In January 2020, Clutch entered the Toronto market. The launch initially faced opposition from Ontario used-car dealers who challenged the legality of its service; the company subsequently registered with the Ontario Motor Vehicle Industry Council. Clutch raised a C$7 million seed round in 2020 to expand its operations. In 2021, it raised C$60 million, comprising equity financing led by Canaan Partners and debt financing from Upper90, and in November 2021 announced a C$100 million Series B equity round led by D1 Capital Partners, with participation from earlier investors including Canaan Partners, Upper90, Real Ventures, BrandProject, and FJ Labs.

=== Downturn and restructuring (2022–2023) ===
In mid-2022 following the 2022 stock market decline, Clutch reduced its workforce by approximately 22 percent. In January 2023, after a planned C$95 million Series C round did not close, the company laid off roughly 65 percent of its staff (about 148 employees) and withdrew from Western Canada to concentrate on Ontario and Atlantic Canada. Reporting in 2023 described a subsequent financing that valued the company at a small fraction of its late-2021 peak of approximately C$575 million.

=== Recovery and expansion (2024–2025) ===
In a 2024 interview with Globe and Mail Report on Business magazine, Park described the period as one in which "the mandate shifted from aggressive growth to profitability at all costs." The company reported revenue of C$320 million for 2024, an increase of about 81 percent year-over-year, and said it had reached profitability. In February 2025, Clutch raised C$50 million in a round led by Altos Ventures, which reset its valuation slightly above its 2021 peak. During 2025 it opened a inspection and reconditioning facility in Mississauga and reported surpassing C$1 billion in cumulative vehicle purchases. In August 2025, Clutch returned to the British Columbia market it had exited in 2023, reopening a facility in Richmond to buy vehicles from individual sellers and reselling them through wholesale channels rather than directly to consumers.

== Business model ==
Clutch operates an online retail model. Clutch purchases used vehicles from individual sellers, inspects and reconditions them at its own facilities, and sells them to buyers with home delivery and a money-back return period. Vehicles undergo a mechanical inspection before being listed at non-negotiable prices. This direct-retail model differs from listings platforms such as AutoTrader and Kijiji, which aggregate vehicle listings from dealers and private sellers without owning the vehicles.

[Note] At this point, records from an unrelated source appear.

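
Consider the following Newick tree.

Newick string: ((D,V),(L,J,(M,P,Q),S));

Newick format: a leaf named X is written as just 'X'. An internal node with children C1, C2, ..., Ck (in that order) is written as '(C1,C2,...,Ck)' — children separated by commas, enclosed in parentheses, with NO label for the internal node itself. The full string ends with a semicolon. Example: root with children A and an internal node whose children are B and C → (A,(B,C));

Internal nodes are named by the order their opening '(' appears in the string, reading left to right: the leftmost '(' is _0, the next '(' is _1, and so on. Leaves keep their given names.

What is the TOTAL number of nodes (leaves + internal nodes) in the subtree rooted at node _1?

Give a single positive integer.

Answer: 3

Derivation:
Newick: ((D,V),(L,J,(M,P,Q),S));
Locate _1: it is the '(' at position 1 (the 2nd '(' reading left to right).
Query: subtree rooted at _1
_1: subtree_size = 1 + 2
  D: subtree_size = 1 + 0
  V: subtree_size = 1 + 0
Total subtree size of _1: 3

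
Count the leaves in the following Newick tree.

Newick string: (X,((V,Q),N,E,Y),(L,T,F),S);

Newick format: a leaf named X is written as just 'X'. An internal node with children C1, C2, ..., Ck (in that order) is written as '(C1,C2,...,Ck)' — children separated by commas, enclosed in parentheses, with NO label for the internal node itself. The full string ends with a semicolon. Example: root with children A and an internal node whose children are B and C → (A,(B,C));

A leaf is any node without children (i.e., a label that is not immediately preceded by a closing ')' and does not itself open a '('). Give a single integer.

Newick: (X,((V,Q),N,E,Y),(L,T,F),S);
Scan left-to-right; a leaf is any maximal label run not followed by '(':
  pos 1: leaf 'X' → count = 1
  pos 5: leaf 'V' → count = 2
  pos 7: leaf 'Q' → count = 3
  pos 10: leaf 'N' → count = 4
  pos 12: leaf 'E' → count = 5
  pos 14: leaf 'Y' → count = 6
  pos 18: leaf 'L' → count = 7
  pos 20: leaf 'T' → count = 8
  pos 22: leaf 'F' → count = 9
  pos 25: leaf 'S' → count = 10
Total leaves: 10

Answer: 10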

Following its 2023 restructuring, Clutch narrowed its sourcing to individual sellers through its website rather than wholesale auctions, reduced reconditioning spending, began charging for deliveries, and secured lower-cost inventory financing.

Clutch has been compared by analysts and trade press to international online used-car companies that emerged in the late 2010s and early 2020s, including Carvana in the United States, Cazoo in the United Kingdom, and Kavak in Mexico. Several of these peers later contracted or exited the direct-retail model: Cazoo entered administration in May 2024, and Canadian competitor Canada Drives ended online vehicle sales in March 2023 to refocus on automotive lead generation. A 2022 Automotive News analysis identified Clutch and Canada Drives as the leading challengers to traditional Canadian used-vehicle retail.

== Recognition ==
Clutch has appeared on Deloitte Canada's Technology Fast 50 ranking of fastest-growing technology companies and on The Globe and Mails Canada's Top Growing Companies list, including a placement of 132nd in the 2025 Top Growing Companies ranking.